Artikel in "Entwickler Magazin" 2008.1

For the german audience, "Entwickler Magazin" hat in Ausgabe 2008.1 einen Artikel von mir über den Semantic Desktop veröffentlicht.

Cover "Entwickler" Ausgabe 2008.1

In vier Seiten wird dort erklärt, was die Grundlagen von Semantic Web und Semantic Desktop sind, und ein paar links auf Projekte gegeben.
Zu haben um € 6,50 im Zeitschriftenhandel in Deutschland/Österreich/Schweiz, eine der 20k Ausgaben können schon bald dein sein.

Einleitung:
Der Semantic Desktop macht den PC zum Denkwerkzeug. wink wink
Wir haben genug Platz, um all unsere E-Mails, MP3s, Photos, Videos und Dokumente am Desktop zu speichern.
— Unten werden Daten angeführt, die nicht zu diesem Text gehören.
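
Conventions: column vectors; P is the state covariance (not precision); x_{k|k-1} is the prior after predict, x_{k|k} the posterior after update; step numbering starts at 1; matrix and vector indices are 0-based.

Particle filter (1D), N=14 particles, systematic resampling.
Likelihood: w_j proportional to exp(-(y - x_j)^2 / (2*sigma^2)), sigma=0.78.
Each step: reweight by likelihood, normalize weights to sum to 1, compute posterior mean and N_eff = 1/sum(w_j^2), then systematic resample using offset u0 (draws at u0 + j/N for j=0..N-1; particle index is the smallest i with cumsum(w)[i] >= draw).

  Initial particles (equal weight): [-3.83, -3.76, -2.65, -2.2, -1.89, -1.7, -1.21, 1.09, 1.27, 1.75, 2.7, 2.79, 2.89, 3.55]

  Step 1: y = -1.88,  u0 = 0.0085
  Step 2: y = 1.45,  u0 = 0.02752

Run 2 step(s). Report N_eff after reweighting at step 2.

N_eff = 2.8644

step 1: w=[0.0102, 0.0127, 0.1429, 0.2139, 0.2326, 0.2265, 0.1609, 0.0002, 0.0001, 0.0000, 0.0000, 0.0000, 0.0000, 0.0000]  mean=-1.9554  Neff=5.0572  idx=[0, 2, 2, 3, 3, 3, 4, 4, 4, 5, 5, 5, 6, 6]
step 2: w=[0.0000, 0.0001, 0.0001, 0.0024, 0.0024, 0.0024, 0.0145, 0.0145, 0.0145, 0.0399, 0.0399, 0.0399, 0.4145, 0.4145]  mean=-1.3060  Neff=2.8644  idx=[7, 10, 11, 12, 12, 12, 12, 12, 13, 13, 13, 13, 13, 13]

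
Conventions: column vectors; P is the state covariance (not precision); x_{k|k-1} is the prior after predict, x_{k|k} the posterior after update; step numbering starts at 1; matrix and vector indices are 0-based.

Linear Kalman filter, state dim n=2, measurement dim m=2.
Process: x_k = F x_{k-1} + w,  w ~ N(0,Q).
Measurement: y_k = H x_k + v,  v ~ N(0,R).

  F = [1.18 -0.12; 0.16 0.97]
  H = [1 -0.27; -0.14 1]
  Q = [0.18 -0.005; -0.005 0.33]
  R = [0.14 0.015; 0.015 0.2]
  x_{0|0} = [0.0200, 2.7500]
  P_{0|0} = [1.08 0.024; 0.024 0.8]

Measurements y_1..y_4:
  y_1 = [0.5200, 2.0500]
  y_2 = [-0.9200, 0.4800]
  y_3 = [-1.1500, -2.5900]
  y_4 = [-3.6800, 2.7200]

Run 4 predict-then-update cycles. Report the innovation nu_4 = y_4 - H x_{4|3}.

step 1: x^-=[-0.3064, 2.6707]  P^-=[1.6885 0.1328; 0.1328 1.1178]  S=[1.8383 -0.3854; -0.3854 1.3137]  K=[0.9403 0.1970; 0.0889 0.8628]  nu=[1.5475, -0.6636]  x^+=[1.0180, 2.2358]  P^+=[0.1549 0.0752; 0.0752 0.1844]
step 2: x^-=[0.9330, 2.3316]  P^-=[0.3770 0.0874; 0.0874 0.5308]  S=[0.5085 -0.0904; -0.0904 0.7137]  K=[0.7198 0.1397; 0.0196 0.7291]  nu=[-1.2234, -1.7210]  x^+=[-0.1881, 1.0529]  P^+=[0.1178 0.0552; 0.0552 0.1538]
step 3: x^-=[-0.3483, 0.9912]  P^-=[0.3306 0.0615; 0.0615 0.4949]  S=[0.4735 -0.1011; -0.1011 0.6842]  K=[0.6897 0.1241; -0.0006 0.7107]  nu=[-0.5341, -3.6299]  x^+=[-1.1672, -1.5883]  P^+=[0.1122 0.0509; 0.0509 0.1493]
step 4: x^-=[-1.1867, -1.7274]  P^-=[0.3239 0.0561; 0.0561 0.4891]  S=[0.4693 -0.1042; -0.1042 0.6797]  K=[0.6848 0.1207; -0.0049 0.7072]  nu=[-2.9597, 4.2812]  x^+=[-2.6964, 1.3149]  P^+=[0.1112 0.0500; 0.0500 0.1484]

innov = [-2.9597, 4.2812]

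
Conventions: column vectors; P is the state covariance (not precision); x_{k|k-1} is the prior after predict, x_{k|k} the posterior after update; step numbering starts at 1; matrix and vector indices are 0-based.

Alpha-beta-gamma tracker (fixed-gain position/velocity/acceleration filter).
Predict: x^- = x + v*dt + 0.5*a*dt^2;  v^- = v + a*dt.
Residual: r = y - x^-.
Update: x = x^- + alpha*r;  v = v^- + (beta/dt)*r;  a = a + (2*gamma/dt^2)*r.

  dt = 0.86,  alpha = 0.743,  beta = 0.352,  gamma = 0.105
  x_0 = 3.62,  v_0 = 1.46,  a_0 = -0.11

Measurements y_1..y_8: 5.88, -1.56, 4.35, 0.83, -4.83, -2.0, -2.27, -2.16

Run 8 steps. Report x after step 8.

step 1: x_pred=4.8349  r=1.0451  x^+=5.6114  v^+=1.7932  a^+=0.1867
step 2: x_pred=7.2226  r=-8.7826  x^+=0.6971  v^+=-1.6410  a^+=-2.3070
step 3: x_pred=-1.5672  r=5.9172  x^+=2.8293  v^+=-1.2030  a^+=-0.6268
step 4: x_pred=1.5629  r=-0.7329  x^+=1.0183  v^+=-2.0421  a^+=-0.8349
step 5: x_pred=-1.0466  r=-3.7834  x^+=-3.8577  v^+=-4.3087  a^+=-1.9092
step 6: x_pred=-8.2691  r=6.2691  x^+=-3.6112  v^+=-3.3846  a^+=-0.1291
step 7: x_pred=-6.5697  r=4.2997  x^+=-3.3750  v^+=-1.7358  a^+=1.0917
step 8: x_pred=-4.4641  r=2.3041  x^+=-2.7521  v^+=0.1461  a^+=1.7459

x_post = -2.7521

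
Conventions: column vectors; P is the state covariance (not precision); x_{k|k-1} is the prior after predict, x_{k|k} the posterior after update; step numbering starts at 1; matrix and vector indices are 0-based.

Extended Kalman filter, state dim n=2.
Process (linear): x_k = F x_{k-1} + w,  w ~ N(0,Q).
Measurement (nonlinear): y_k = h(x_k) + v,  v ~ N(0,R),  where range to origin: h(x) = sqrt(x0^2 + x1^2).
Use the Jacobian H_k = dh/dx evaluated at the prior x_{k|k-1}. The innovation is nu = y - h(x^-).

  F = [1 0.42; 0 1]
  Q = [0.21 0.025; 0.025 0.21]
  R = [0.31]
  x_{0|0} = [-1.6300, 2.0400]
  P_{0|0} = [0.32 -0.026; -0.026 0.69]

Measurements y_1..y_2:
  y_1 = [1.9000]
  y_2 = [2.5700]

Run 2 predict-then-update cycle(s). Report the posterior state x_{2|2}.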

Das Problem ist, diese Information zu verwalten. Dateisysteme bieten nur starre Hierarchien an. Tim Berners-Lee und das W3C haben bereits weiter gedacht: Menschen denken in Konzepten, das Semantic Web bietet mit RDF und Ontologien einen auf HTTP, URIs und HTML aufbauenden Standard zur Annotation und Suche. Der Semantic Desktop bringt Betriebssysteme und Anwendungen damit weg von den Dateien, auf die Stufe der Gedanken.

Um dahin zu kommen, zuerst ein kleiner Crash-Kurs zum Thema Semantic Web,...
...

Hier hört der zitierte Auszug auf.